Lors de l’audition devant la Commission des Finances, de l’Économie et de l’Administration Publique, la responsable a expliqué que « les restrictions budgétaires appliquées tout au long de mon mandat se sont matérialisées par des réductions financières significatives avec des conséquences graves pour les activités de l’ASF, empêchant l’ASF de recruter les services dont elle a besoin ».
La situation, a-t-elle souligné, s’est étendue également aux fonds gérés par l’autorité : « Il en va de même pour les gels appliqués au Fonds des Accidents du Travail et au Fonds de Garantie Automobile qui empêchent l’ASF d’être remboursée pour les coûts qu’elle engage dans leur gestion, avec des conséquences indésirables pour l’exécution de son budget ».
Margarida Corrêa de Aguiar a déclaré que « ces pratiques nuisent à l’autonomie et à l’indépendance de l’ASF », rappelant que la loi protège l’institution des ingérences extérieures, mais que cette protection « a été contournée par des décisions politiques présentes dans les lois du budget de l’État et les décrets d’exécution budgétaire ».
Cependant, la présidente a présenté un bilan positif de son mandat qui se termine, ayant débuté en 2019. En juillet, Gabriel Bernardino a été désigné pour lui succéder à la tête de l’ASF.
Parmi les réformes internes, elle a souligné « une réorganisation interne en profondeur de l’ASF visant à renforcer la qualité et l’efficacité de ses mécanismes de gouvernance », ainsi que la création de structures dédiées à la gestion des risques, aux ressources humaines et à la planification stratégique.

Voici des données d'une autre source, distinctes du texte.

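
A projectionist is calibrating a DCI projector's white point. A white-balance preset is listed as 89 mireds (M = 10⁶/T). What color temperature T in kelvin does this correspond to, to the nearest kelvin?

11236 K

T = 10⁶ / 89 = 11235.96 K → 11236 K.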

Concernant le renforcement de l’équipe, la responsable a rappelé que l’ASF faisait face à « une grave insuffisance de ressources humaines » au début du mandat, mais a réussi à inverser la tendance avec « le recrutement net de 36 collaborateurs accompagné d’une amélioration significative de leurs qualifications » jusqu’à la fin de 2024.
Un autre jalon qu’elle a souligné est la transformation numérique, avec « le développement de la première phase de l’utilisation de l’intelligence artificielle, la construction de nouvelles plateformes numériques, la construction d’une nouvelle Intranet et le lancement de nouveaux portails, tels que le Portail des Opérateurs, le Portail des Assurances Santé et l’Observatoire des Assurances Santé ».
En matière de régulation, l’ASF a priorisé des normes structurelles sur la conduite du marché, la gouvernance, la distribution des assurances et la prévention du blanchiment de capitaux, tout en renforçant les instruments de « soft law », « un choix stratégique aux effets structurants sur l’efficacité des conduites des opérateurs avec des bénéfices clairs pour la protection du consommateur », a-t-elle indiqué.
Dans le domaine de la supervision, le Modèle Intégré de Supervision a été mis en œuvre et l’action répressive renforcée, tandis que la protection du consommateur s’est enrichie d’instruments tels que « le nouveau système de traitement des réclamations, la publication de ‘classements’ de réclamations par opérateur [et] la création d’une structure dédiée à la littératie financière ».
Enfin, Margarida Corrêa de Aguiar a souligné que « la modernisation réglementaire, la promotion d’une culture de gouvernance, et une meilleure protection du consommateur dans les secteurs supervisés » sont les marques du travail accompli, mais elle a réitéré que l’avenir de l’ASF ne sera assuré que si les contraintes budgétaires à son autonomie sont levées.